今回のMicrosoft AzureによるAIとクラウドの未来では、新たに発表したパートナーオファリング「SMB path for Azure designation」(SMB path)について説明します。SMB pathは、パートナーさまがノウハウやスキル、専門性などの特長を明確にできる認定制度の「Microsoft AI Cloud Partner Program」(MAICPP)の考え方を前提に新たに提供するオファリングです。新たな特典プログラムを見ていきましょう。


日本マイクロソフト
パートナー事業本部
コーポレートソリューション統括本部
パートナーソリューション本部
パートナーソリューションマネージャー
大北崇人

Azure利用中の顧客にさらなるメリットを

 SMB pathは、以前、本企画で取り上げた、メンバーシップのレベルが上がるほど手厚いサポートや特典を提供できるMAICPPのプログラムがベースとなっています。マイクロソフトと連携した共同販売、マーケティング活動、オンラインストアの「Azure Marketplace」「Microsoft AppSource」へのサービス掲載により商談機会の創出やメンバーシップごとのマイクロソフト製品の特別ライセンスの利用、技術スキル習得支援などのさまざまな特典を享受できるプログラムです(図①)。

 MAICPPのメンバーシップレベルは、ネットワークメンバーから最上位のSpecializationで段階ごとに振り分けられます。その中でも、ソリューションパートナーに認定され、各条件が適合された場合にSMB pathが利用可能となります。SMB pathの条件とは、まず年間の取り引きが100万ドル未満のACRのご利用額であることです。次に、お客さまのうち80%以上がマイクロソフトの定義するSMB/SMCセグメントを利用していれば活用できます。ACRが「Enterprise path」より少なく、主にSMB/SMCのお客さまに対してビジネスを行っているパートナーさま向けに活用できる内容です(図②)。

 また、本プログラムを検討中のお客さまがどの認定に該当しているかは、マイクロソフトのパートナーさまが顧客との関係を簡単に管理できるサポートサイトの「Partner Center」に表示されているスコアで確認可能です。

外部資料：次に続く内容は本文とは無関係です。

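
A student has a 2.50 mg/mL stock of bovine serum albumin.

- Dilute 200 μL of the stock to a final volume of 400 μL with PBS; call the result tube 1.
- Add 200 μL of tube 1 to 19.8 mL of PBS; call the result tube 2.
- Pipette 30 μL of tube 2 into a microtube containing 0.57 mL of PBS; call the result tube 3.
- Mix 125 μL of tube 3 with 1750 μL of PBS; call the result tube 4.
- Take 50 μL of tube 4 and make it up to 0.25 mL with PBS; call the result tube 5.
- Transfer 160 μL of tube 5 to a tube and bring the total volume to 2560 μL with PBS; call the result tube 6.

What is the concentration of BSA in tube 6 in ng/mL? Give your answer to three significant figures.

Step 1: 200 μL brought to 400 μL → factor 400/200 = 2
Step 2: 200 μL + 19.8 mL = 20000 μL total → factor 20000/200 = 100
Step 3: 30 μL + 0.57 mL = 600 μL total → factor 600/30 = 20
Step 4: 125 μL + 1750 μL = 1875 μL total → factor 1875/125 = 15
Step 5: 50 μL brought to 0.25 mL → factor 250/50 = 5
Step 6: 160 μL brought to 2560 μL → factor 2560/160 = 16
Dilution factor through tube 6 = 2 × 100 × 20 × 15 × 5 × 16 = 4.8 × 10^6
[tube 6] = 2.50 mg/mL / 4.8 × 10^6 = 5.208 × 10^-7 mg/mL = 0.521 ng/mL

0.521 ng/mL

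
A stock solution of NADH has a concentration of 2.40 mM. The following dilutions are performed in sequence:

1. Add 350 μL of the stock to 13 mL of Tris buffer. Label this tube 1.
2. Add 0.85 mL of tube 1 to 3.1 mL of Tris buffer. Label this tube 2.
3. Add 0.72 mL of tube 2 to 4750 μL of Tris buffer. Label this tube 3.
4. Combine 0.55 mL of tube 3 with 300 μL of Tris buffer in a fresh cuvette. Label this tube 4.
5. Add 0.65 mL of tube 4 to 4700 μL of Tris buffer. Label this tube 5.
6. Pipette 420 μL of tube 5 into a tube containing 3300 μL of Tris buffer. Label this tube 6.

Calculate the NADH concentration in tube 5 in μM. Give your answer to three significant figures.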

 併せて、SMB pathを利用するためには、前提条件となる認定資格者のポイントの獲得や、Azure案件の獲得件数、前年成長率などの条件が含まれます。ソリューションパートナーの認定を受けるための基準と同様で、パフォーマンス、スキル、カスタマーサクセスのカテゴリー全体のパートナーさまのスコアによって決まります。SMB pathの対象となるパートナーさまは70ポイントに達し、各サブカテゴリーで少なくとも1ポイントを取得している必要があります。

SMB pathで可能となる四つのシナリオ

 SMB pathの特典として、マイクロソフトは、パートナーさまがSMBとSMCセグメントでビジネスを推進できるように、「Azure Migrate & Modernize」と「Azure Innovate」のパートナー主導のオファリングについて各々該当した場合に利用可能です。SMB Pathに該当するパートナーさまは「Azure CSP Incentive」を受け取るとともに、Specializationが必須要件となっているAzure Migrate & ModernizeとAzure Innovateを利用し、異なる二つの案件規模のプロジェクトサイズを選択することで、該当する案件規模に応じてオファリングを活用してもらうことができます。

 Azure Migrate & ModernizeとAzure Innovateでは、お客さまがアプリケーション、インフラストラクチャ、データワークロードをAzureに安全に移行およびアップグレードして、システム拡張やAI機能の実装を実現可能です。

 また、アプリケーションのAIの組み込み、高度な分析の開発、カスタムメイドのクラウドネイティブ・インテリジェント・アプリケーションの作成により、エクスペリエンスを向上させ、ビジネスの成長を促進できます。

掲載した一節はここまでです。